Investors love stocks that consistently beat the Street without getting ahead of their fundamentals and risking a meltdown. The best stocks offer sustainable market-beating gains, with robust and improving financial metrics that support strong price growth. Does Deckers Outdoor Corp (DECK 1.96%) fit the bill? Let's take a look at what its recent results tell us about its potential for future gains.

What we're looking for
The graphs you're about to see tell Deckers' story, and we'll be grading the quality of that story in several ways:

  • Growth: are profits, margins, and free cash flow all increasing?
  • Valuation: is share price growing in line with earnings per share?
  • Opportunities: is return on equity increasing while debt to equity declines?
  • Dividends: are dividends consistently growing in a sustainable way?

What the numbers tell you
Now, let's take a look at Deckers' key statistics:

DECK Total Return Price Chart

DECK Total Return Price data by YCharts

Passing Criteria

3-Year* Change

Grade

Revenue growth > 30%

51.2%

Pass

Improving profit margin

(41.1%)

Fail

Free cash flow growth > Net income growth

117.9% vs. (11%)

Pass

Improving EPS

(0.1%)

Fail

Stock growth (+ 15%) < EPS growth

(8.1%) vs. (0.1%)

Pass

Source: YCharts. * Period begins at end of Q1 2011.

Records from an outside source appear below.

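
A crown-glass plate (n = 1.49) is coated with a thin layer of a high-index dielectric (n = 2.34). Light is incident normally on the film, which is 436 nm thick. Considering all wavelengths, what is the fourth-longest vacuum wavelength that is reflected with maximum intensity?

Top surface (1.0 → 2.34): reflection off a higher-index medium gives a half-wave phase shift.
Bottom surface (2.34 → 1.49): reflection off a lower-index medium gives no phase shift.
Net: one phase inversion between the two reflected rays.
With one net inversion, constructive interference in reflection requires 2 n t = (m + ½) λ.
λ = 2 n t / (m + ½). The fourth-longest wavelength is m = 3: λ = 2 × 2.34 × 436 / 3.50 = 583 nm.

583 nm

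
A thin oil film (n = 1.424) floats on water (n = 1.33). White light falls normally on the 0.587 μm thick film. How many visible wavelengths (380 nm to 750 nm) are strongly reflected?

2

Top surface (1.0 → 1.424): reflection off a higher-index medium gives a half-wave phase shift.
Bottom surface (1.424 → 1.33): reflection off a lower-index medium gives no phase shift.
Net: one phase inversion between the two reflected rays.
For strong reflection here: 2 n t = (m + ½) λ.
λ = 2 n t / (m + ½) = 1672 / (m + ½) nm.
m=1: 1115 nm (IR); m=2: 669 nm (visible); m=3: 478 nm (visible); m=4: 372 nm (UV).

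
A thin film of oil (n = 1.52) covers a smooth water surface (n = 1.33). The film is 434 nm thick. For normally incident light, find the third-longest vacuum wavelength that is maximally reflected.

528 nm

Top surface (1.0 → 1.52): reflection off a higher-index medium gives a half-wave phase shift.
Bottom surface (1.52 → 1.33): reflection off a lower-index medium gives no phase shift.
Net: one phase inversion between the two reflected rays.
With one net inversion, constructive interference in reflection requires 2 n t = (m + ½) λ.
λ = 2 n t / (m + ½). The third-longest wavelength is m = 2: λ = 2 × 1.52 × 434 / 2.50 = 528 nm.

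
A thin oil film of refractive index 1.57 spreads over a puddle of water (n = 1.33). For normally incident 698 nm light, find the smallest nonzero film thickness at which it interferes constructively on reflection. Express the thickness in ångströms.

1111 Å

At the upper boundary (n = 1.0 to n = 1.57) the reflected ray undergoes a half-wave phase shift.
Bottom surface (1.57 → 1.33): reflection off a lower-index medium gives no phase shift.
Exactly one π shift → a net half-wave offset.
So the condition for constructive reflection is 2 n t = (m + ½) λ.
Minimum at m = 0: t = λ / (4 n) = 698 / (4 × 1.57) = 111 nm.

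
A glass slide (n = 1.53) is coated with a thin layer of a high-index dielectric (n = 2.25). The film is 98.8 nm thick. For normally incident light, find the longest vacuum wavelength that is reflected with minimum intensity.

445 nm

Top surface (1.0 → 2.25): reflection off a higher-index medium gives a half-wave phase shift.
Bottom surface (2.25 → 1.53): reflection off a lower-index medium gives no phase shift.
The two reflections differ by half a wavelength.
For weak reflection here: 2 n t = m λ.
λ = 2 n t / m. The longest wavelength is m = 1: λ = 2 × 2.25 × 98.8 / 1.00 = 445 nm.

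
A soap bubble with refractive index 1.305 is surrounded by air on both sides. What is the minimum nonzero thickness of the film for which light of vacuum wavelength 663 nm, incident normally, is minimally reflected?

254 nm

At the upper boundary (n = 1.0 to n = 1.305) the reflected ray undergoes a half-wave phase shift.
Bottom surface (1.305 → 1.0): reflection off a lower-index medium gives no phase shift.
The two reflections differ by half a wavelength.
For dark reflection here: 2 n t = m λ.
Minimum nonzero at m = 1: t = λ / (2 n) = 663 / (2 × 1.305) = 254 nm.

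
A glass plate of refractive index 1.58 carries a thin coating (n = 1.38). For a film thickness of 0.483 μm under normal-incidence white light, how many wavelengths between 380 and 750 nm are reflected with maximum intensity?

At the upper boundary (n = 1.0 to n = 1.38) the reflected ray undergoes a half-wave phase shift.
Bottom surface (1.38 → 1.58): reflection off a higher-index medium gives a half-wave phase shift.
Zero or two π shifts → no net half-wave offset.
For maximum reflection here: 2 n t = m λ.
λ = 2 n t / m = 1333 / m nm.
m=1: 1333 nm (IR); m=2: 667 nm (visible); m=3: 444 nm (visible); m=4: 333 nm (UV).

2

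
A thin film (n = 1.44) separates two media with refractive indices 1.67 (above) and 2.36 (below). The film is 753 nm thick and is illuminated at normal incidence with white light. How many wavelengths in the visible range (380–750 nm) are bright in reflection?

3

At the upper boundary (n = 1.67 to n = 1.44) the reflected ray undergoes no phase shift.
Ray reflecting at the bottom interface goes from n = 1.44 toward n = 2.36: a half-wave phase shift.
Exactly one π shift → a net half-wave offset.
So the condition for constructive reflection is 2 n t = (m + ½) λ.
λ = 2 n t / (m + ½) = 2169 / (m + ½) nm.
m=2: 867 nm (IR); m=3: 620 nm (visible); m=4: 482 nm (visible); m=5: 394 nm (visible); m=6: 334 nm (UV).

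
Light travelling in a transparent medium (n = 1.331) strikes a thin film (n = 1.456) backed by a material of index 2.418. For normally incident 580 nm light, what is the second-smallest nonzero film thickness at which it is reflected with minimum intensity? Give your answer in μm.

Top surface (1.331 → 1.456): reflection off a higher-index medium gives a half-wave phase shift.
Bottom surface (1.456 → 2.418): reflection off a higher-index medium gives a half-wave phase shift.
Net: no relative phase inversion (both shifts match).
With no net inversion, destructive interference in reflection requires 2 n t = (m + ½) λ.
The second-smallest nonzero thickness corresponds to m = 1: t = (m + ½) λ / (2 n) = 1.50 × 580 / (2 × 1.456) = 299 nm.

0.299 μm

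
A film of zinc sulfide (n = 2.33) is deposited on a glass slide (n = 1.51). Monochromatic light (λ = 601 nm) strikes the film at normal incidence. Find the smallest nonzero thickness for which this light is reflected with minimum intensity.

129 nm

Ray reflecting at the top interface goes from n = 1.0 toward n = 2.33: a half-wave phase shift.
At the lower boundary (n = 2.33 to n = 1.51) the reflected ray undergoes no phase shift.
The two reflections differ by half a wavelength.
For dark reflection here: 2 n t = m λ.
The smallest nonzero thickness corresponds to m = 1: t = m λ / (2 n) = 1.00 × 601 / (2 × 2.33) = 129 nm.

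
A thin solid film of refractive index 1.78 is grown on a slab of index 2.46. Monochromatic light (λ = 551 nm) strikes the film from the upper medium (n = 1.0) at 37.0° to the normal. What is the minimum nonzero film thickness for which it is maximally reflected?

164 nm

At the upper boundary (n = 1.0 to n = 1.78) the reflected ray undergoes a half-wave phase shift.
Bottom surface (1.78 → 2.46): reflection off a higher-index medium gives a half-wave phase shift.
Net: no relative phase inversion (both shifts match).
For strong reflection here: 2 n t cos θ_r = m λ.
Snell's law: 1.0 sin 37.0° = 1.78 sin θ_r → sin θ_r = 0.338, cos θ_r = 0.941.
Minimum nonzero at m = 1: t = λ / (2 n cos θ_r) = 551 / (2 × 1.78 × 0.941) = 164 nm.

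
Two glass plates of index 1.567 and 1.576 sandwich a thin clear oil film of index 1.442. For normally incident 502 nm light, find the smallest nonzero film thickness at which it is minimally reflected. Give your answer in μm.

0.174 μm

At the upper boundary (n = 1.567 to n = 1.442) the reflected ray undergoes no phase shift.
Ray reflecting at the bottom interface goes from n = 1.442 toward n = 1.576: a half-wave phase shift.
Net: one phase inversion between the two reflected rays.
So the condition for destructive reflection is 2 n t = m λ.
Minimum nonzero at m = 1: t = λ / (2 n) = 502 / (2 × 1.442) = 174 nm.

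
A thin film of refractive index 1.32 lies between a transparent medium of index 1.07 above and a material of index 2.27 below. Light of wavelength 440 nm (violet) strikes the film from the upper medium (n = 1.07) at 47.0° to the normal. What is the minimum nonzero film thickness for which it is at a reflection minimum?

103 nm

Ray reflecting at the top interface goes from n = 1.07 toward n = 1.32: a half-wave phase shift.
Bottom surface (1.32 → 2.27): reflection off a higher-index medium gives a half-wave phase shift.
Zero or two π shifts → no net half-wave offset.
For minimum reflection here: 2 n t cos θ_r = (m + ½) λ.
Snell's law: 1.07 sin 47.0° = 1.32 sin θ_r → sin θ_r = 0.593, cos θ_r = 0.805.
Minimum at m = 0: t = λ / (4 n cos θ_r) = 440 / (4 × 1.32 × 0.805) = 103 nm.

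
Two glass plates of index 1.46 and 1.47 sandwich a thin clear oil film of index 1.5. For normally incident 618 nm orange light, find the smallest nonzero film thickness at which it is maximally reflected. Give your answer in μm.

Ray reflecting at the top interface goes from n = 1.46 toward n = 1.5: a half-wave phase shift.
At the lower boundary (n = 1.5 to n = 1.47) the reflected ray undergoes no phase shift.
Net: one phase inversion between the two reflected rays.
For bright reflection here: 2 n t = (m + ½) λ.
Minimum at m = 0: t = λ / (4 n) = 618 / (4 × 1.5) = 103 nm.

0.103 μm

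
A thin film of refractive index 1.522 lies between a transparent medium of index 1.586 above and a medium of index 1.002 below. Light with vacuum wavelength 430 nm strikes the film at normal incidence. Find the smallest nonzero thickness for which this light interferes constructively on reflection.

Ray reflecting at the top interface goes from n = 1.586 toward n = 1.522: no phase shift.
Bottom surface (1.522 → 1.002): reflection off a lower-index medium gives no phase shift.
Zero or two π shifts → no net half-wave offset.
So the condition for constructive reflection is 2 n t = m λ.
The smallest nonzero thickness corresponds to m = 1: t = m λ / (2 n) = 1.00 × 430 / (2 × 1.522) = 141 nm.

141 nm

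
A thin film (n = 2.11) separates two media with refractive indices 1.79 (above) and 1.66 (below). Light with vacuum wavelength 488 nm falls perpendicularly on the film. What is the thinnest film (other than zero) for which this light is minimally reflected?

At the upper boundary (n = 1.79 to n = 2.11) the reflected ray undergoes a half-wave phase shift.
At the lower boundary (n = 2.11 to n = 1.66) the reflected ray undergoes no phase shift.
Net: one phase inversion between the two reflected rays.
With one net inversion, destructive interference in reflection requires 2 n t = m λ.
Minimum nonzero at m = 1: t = λ / (2 n) = 488 / (2 × 2.11) = 116 nm.

116 nm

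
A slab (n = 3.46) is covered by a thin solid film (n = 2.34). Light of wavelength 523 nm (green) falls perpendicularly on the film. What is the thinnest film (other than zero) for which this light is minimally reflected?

55.9 nm

At the upper boundary (n = 1.0 to n = 2.34) the reflected ray undergoes a half-wave phase shift.
At the lower boundary (n = 2.34 to n = 3.46) the reflected ray undergoes a half-wave phase shift.
The two reflections carry the same phase change, so no net offset.
For minimum reflection here: 2 n t = (m + ½) λ.
Minimum at m = 0: t = λ / (4 n) = 523 / (4 × 2.34) = 55.9 nm.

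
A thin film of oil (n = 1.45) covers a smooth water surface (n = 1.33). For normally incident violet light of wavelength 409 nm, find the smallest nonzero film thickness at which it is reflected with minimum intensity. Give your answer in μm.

Ray reflecting at the top interface goes from n = 1.0 toward n = 1.45: a half-wave phase shift.
Bottom surface (1.45 → 1.33): reflection off a lower-index medium gives no phase shift.
Net: one phase inversion between the two reflected rays.
With one net inversion, destructive interference in reflection requires 2 n t = m λ.
Minimum nonzero at m = 1: t = λ / (2 n) = 409 / (2 × 1.45) = 141 nm.

0.141 μm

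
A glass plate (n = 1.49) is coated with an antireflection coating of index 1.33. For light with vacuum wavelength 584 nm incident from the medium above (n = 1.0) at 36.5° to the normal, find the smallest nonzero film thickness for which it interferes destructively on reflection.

123 nm

At the upper boundary (n = 1.0 to n = 1.33) the reflected ray undergoes a half-wave phase shift.
Ray reflecting at the bottom interface goes from n = 1.33 toward n = 1.49: a half-wave phase shift.
Net: no relative phase inversion (both shifts match).
With no net inversion, destructive interference in reflection requires 2 n t cos θ_r = (m + ½) λ.
Snell's law: 1.0 sin 36.5° = 1.33 sin θ_r → sin θ_r = 0.447, cos θ_r = 0.894.
Minimum at m = 0: t = λ / (4 n cos θ_r) = 584 / (4 × 1.33 × 0.894) = 123 nm.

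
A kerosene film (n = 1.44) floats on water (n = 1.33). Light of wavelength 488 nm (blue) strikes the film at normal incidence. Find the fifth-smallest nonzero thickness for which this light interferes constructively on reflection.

Top surface (1.0 → 1.44): reflection off a higher-index medium gives a half-wave phase shift.
Bottom surface (1.44 → 1.33): reflection off a lower-index medium gives no phase shift.
Net: one phase inversion between the two reflected rays.
For bright reflection here: 2 n t = (m + ½) λ.
The fifth-smallest nonzero thickness corresponds to m = 4: t = (m + ½) λ / (2 n) = 4.50 × 488 / (2 × 1.44) = 763 nm.

763 nm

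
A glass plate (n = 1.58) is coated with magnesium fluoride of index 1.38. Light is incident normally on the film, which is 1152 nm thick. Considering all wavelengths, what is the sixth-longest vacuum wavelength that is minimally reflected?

Top surface (1.0 → 1.38): reflection off a higher-index medium gives a half-wave phase shift.
At the lower boundary (n = 1.38 to n = 1.58) the reflected ray undergoes a half-wave phase shift.
Net: no relative phase inversion (both shifts match).
So the condition for destructive reflection is 2 n t = (m + ½) λ.
λ = 2 n t / (m + ½). The sixth-longest wavelength is m = 5: λ = 2 × 1.38 × 1152 / 5.50 = 578 nm.

578 nm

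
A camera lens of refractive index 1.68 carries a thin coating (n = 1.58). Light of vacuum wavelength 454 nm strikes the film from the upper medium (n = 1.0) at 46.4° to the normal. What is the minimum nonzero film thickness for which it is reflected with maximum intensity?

162 nm

At the upper boundary (n = 1.0 to n = 1.58) the reflected ray undergoes a half-wave phase shift.
Ray reflecting at the bottom interface goes from n = 1.58 toward n = 1.68: a half-wave phase shift.
Net: no relative phase inversion (both shifts match).
With no net inversion, constructive interference in reflection requires 2 n t cos θ_r = m λ.
Snell's law: 1.0 sin 46.4° = 1.58 sin θ_r → sin θ_r = 0.458, cos θ_r = 0.889.
Minimum nonzero at m = 1: t = λ / (2 n cos θ_r) = 454 / (2 × 1.58 × 0.889) = 162 nm.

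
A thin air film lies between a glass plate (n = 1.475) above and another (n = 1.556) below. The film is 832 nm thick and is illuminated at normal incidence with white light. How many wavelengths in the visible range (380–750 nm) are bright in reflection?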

DECK Return on Equity (TTM) Chart

DECK Return on Equity (TTM) data by YCharts

Passing Criteria

3-Year* Change

Grade

Improving return on equity

(34.9%)

Fail

Declining debt to equity

(88.1%)

Pass

Source: YCharts. * Period begins at end of Q1 2011.

How we got here and where we're going
We looked at Deckers last year, and it has since earned one more passing grade to finish with a modest four out of seven possible passing grades in today's assessment. The company's bottom line has been moving in the wrong direction due to well-known material cost problems, but it's missed out on passing its EPS test by the narrowest possible margin. Will the footwear specialist be able to push its bottom line into positive territory and earn a rare perfect score when we look at it next time? Let's dig a little deeper to find out.

Deckers' first-quarter results were better than expected, as its net loss narrowed to $0.08 per share. Earlier this year, Deckers disappointed shareholders by forecasting higher losses for that quarter, blaming the costs of opening new stores and increased promotional activities, as well as weaker retail traffic in harsh winter weather, for its low estimate -- which proved too modest, as shareholders found out last month. Despite this uncertainty, Deckers' stock has more than doubled over the past year and a half following a dreadful stumble in 2012. Deckers' Sanuk and UGG brands continue to drive its top line, but the line of HOKA running shoes it acquired last year could become a $100 million brand within the next two years, according to a Piper Jaffray survey of elite runners.

Analysts at Credit Suisse also upgraded  Deckers Outdoor to Hold from Sell recently, based on the belief that the company's investments in domestic and international markets are now expected to generate higher returns than first anticipated over the next few years. Quite recently, Deckers also launched its first Brand Showcase store in Goleta, California, which appears to combine a massive bricks-and-mortar retail offering with a robust online storefront. The company continues to expand UGG in Asia, especially in China, Japan and Taiwan, which should help fuel top-line growth. My fellow Fool Prabhat Sandheliya notes that the increasing spending power of the emerging-market middle class, coupled with a growing consideration for personal health, should bode well for the global footwear industry. According to Transparency Market Research, the global footwear market is projected to be worth $211.5 billion by the end of 2018.

Going forward, Deckers plans to switch its focus from a wholesale-centric business model to an omni-channel platform, which caters to consumers in stores and online, both in branded locations and with other companies. Deckers has been expanding its direct-to-consumer (DTC) channel under the DTC 360 program in China and Japan, as the Asia-Pacific region is expected to generate 30% of global footwear revenue by 2018. However, Deckers could face stiff competition from Steven Madden (SHOO -0.09%), Skechers (SKX -0.30%), and Wolverine World Wide (WWW -1.28%), as these competitors are all engaging in muscular worldwide expansion plans at the same time. Steven Madden plans to open 50 to 60 stores, both free standing and outlets stores, and add 15-20 international distributors by the end of the year, and Wolverine has collaborated with Taylor Swift and Kate Spade to boost sales of its Keds sneaker line. Skechers has extremely ambitious plans to open around 600 Skechers licensed stores worldwide this year alone, and is also pushing its Go Walk athletic line hard.

Putting the pieces together
Today, Deckers Outdoor has some of the qualities that make up a great stock, but no stock is truly perfect. Digging deeper can help you uncover the answers you need to make a great buy -- or to stay away from a stock that's going nowhere.